SUVA, Fiji (Fijilive, Sept. 23, 2013) – Fijians are getting empowered through broadband access, Prime Minister Voreqe Bainimarama told a United Nations gathering today.

In his address to the High Level Forum on South-South Cooperation for Sustainable Development - Investing in Broadband, the Prime Minister said "an extraordinary revolution" was taking place as more and more parts of the country gain access to affordable broadband.

"Whatever the marvels of the technology involved, it is the positive effect on the lives of our people that makes Fiji an illuminating case study," the Prime Minister said.

Bainimarama urged nations embarking on a broadband development programme to make broadband affordable, encourage competition, develop a partnership between Government and the private sector, institute a regulatory framework that is fair, efficient and transparent, and have zero tolerance for corruption especially when it comes to spectrum allocation.

"The competition we’ve created has driven down the cost of connectivity.

And we’ve worked hard to remove systemic corruption and inefficiency in telecommunications, just as we have in the country as a whole," he said.

The Prime Minister asserted that Fiji expects broadband access to be a social equalizer, helping to eliminate the disparities between rural and urban residents, helping to lift the poor, and opening connections among people.

"For a small island developing state like our own, strung out over vast distances of ocean, high speed cable access was neither affordable nor practical, so mobile broadband was the only viable and immediate option," he said.

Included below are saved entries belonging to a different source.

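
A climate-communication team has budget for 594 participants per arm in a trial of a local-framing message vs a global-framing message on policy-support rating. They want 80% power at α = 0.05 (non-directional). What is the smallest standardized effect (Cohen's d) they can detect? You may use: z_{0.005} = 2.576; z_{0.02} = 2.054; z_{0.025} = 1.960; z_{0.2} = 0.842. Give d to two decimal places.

For two independent groups of n = 594 each: d_min = (z_{α/2} + z_β)·√(2/n).
z-sum = 1.960 + 0.842 = 2.802.
d_min = 2.802 × √(2/594) = 2.802 × 0.0580 = 0.163.

d_min ≈ 0.16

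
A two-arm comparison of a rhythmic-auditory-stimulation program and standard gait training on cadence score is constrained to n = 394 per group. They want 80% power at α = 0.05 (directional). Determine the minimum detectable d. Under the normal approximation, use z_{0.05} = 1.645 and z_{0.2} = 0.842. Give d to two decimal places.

For two independent groups of n = 394 each: d_min = (z_{α} + z_β)·√(2/n).
z-sum = 1.645 + 0.842 = 2.487.
d_min = 2.487 × √(2/394) = 2.487 × 0.0712 = 0.177.

d_min ≈ 0.18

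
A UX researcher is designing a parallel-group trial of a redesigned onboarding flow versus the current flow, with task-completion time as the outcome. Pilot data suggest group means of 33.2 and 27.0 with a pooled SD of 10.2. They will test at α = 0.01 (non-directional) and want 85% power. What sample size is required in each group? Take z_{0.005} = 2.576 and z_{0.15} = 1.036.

Cohen's d = |M₁ − M₂| / SD_pooled = |33.2 − 27.0| / 10.2 = 6.2 / 10.2 = 0.608.
For two independent groups with equal n: n = 2·((z_{α/2} + z_β) / d)².
z_{α/2} + z_β = 2.576 + 1.036 = 3.612.
n = 2 × (3.612 / 0.608)² = 2 × 5.941² = 2 × 35.29 = 70.6.
Round up to the next whole participant.

n = 71 per group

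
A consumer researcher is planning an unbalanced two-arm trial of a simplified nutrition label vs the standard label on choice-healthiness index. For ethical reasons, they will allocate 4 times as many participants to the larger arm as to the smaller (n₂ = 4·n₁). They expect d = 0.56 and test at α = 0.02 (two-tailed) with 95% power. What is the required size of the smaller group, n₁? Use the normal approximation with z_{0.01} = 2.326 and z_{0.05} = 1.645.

n₁ = 63

With allocation ratio k = n₂/n₁ = 4, Var(x̄₁−x̄₂) = σ²(1/n₁ + 1/(k·n₁)) = σ²·(k+1)/(k·n₁).
So n₁ = (1 + 1/k)·((z_{α/2} + z_β)/d)² = 1.250 × (3.971/0.56)².
n₁ = 1.250 × 50.28 = 62.9.
Round up: n₁ = 63, giving n₂ = 4 × 63 = 252.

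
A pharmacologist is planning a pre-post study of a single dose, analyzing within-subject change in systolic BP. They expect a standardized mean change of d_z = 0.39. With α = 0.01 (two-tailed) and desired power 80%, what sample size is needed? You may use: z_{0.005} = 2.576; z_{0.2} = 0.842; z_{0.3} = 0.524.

For a paired (one-sample on differences) test: n = ((z_{α/2} + z_β) / d)².
z_{α/2} + z_β = 2.576 + 0.842 = 3.418.
n = (3.418 / 0.39)² = 8.764² = 76.81.
Round up.

n = 77 pairs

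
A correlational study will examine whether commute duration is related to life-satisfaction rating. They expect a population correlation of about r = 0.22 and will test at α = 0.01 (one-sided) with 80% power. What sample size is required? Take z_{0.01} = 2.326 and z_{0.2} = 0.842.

n = 204

Fisher's z: C = ½·ln((1+r)/(1−r)) = ½·ln(1.5641) = 0.2237.
n = ((z_{α} + z_β)/C)² + 3.
(2.326 + 0.842) / 0.2237 = 3.168 / 0.2237 = 14.162.
n = 14.162² + 3 = 200.56 + 3 = 203.6.
Round up.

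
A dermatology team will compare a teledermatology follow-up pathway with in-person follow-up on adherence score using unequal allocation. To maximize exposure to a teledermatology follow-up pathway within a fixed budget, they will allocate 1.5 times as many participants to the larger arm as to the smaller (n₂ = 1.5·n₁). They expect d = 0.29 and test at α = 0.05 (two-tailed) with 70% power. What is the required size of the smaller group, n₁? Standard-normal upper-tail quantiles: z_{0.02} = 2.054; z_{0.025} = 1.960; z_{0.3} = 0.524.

With allocation ratio k = n₂/n₁ = 1.5, Var(x̄₁−x̄₂) = σ²(1/n₁ + 1/(k·n₁)) = σ²·(k+1)/(k·n₁).
So n₁ = (1 + 1/k)·((z_{α/2} + z_β)/d)² = 1.667 × (2.484/0.29)².
n₁ = 1.667 × 73.37 = 122.3.
Round up: n₁ = 123, giving n₂ = ⌈1.5 × 123⌉ = ⌈184.5⌉ = 185.

n₁ = 123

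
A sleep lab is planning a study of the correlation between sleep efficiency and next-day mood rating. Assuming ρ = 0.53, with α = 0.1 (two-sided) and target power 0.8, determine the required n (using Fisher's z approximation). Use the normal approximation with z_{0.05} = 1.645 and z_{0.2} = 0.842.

n = 21

Fisher's z: C = ½·ln((1+r)/(1−r)) = ½·ln(3.2553) = 0.5901.
n = ((z_{α/2} + z_β)/C)² + 3.
(1.645 + 0.842) / 0.5901 = 2.487 / 0.5901 = 4.215.
n = 4.215² + 3 = 17.76 + 3 = 20.8.
Round up.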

He said setting up telecentres helped reach remote communities.

About 40,000 people now access the 15 telecentres.

"I get a huge thrill from opening these facilities because of the delighted looks on the faces of ordinary Fijians as a door is suddenly opened to them," he said.

"It is the door to a world of opportunity." "Our goal is 100 per cent coverage through a universal service access initiative that will offer subsidies to telecommunications companies to put infrastructure in very remote areas." "The hope is to reach every Fijian, because we all know the risk of not doing so.

If we do not spread the advantages of the digital age to all, then technology will actually create even greater disparities."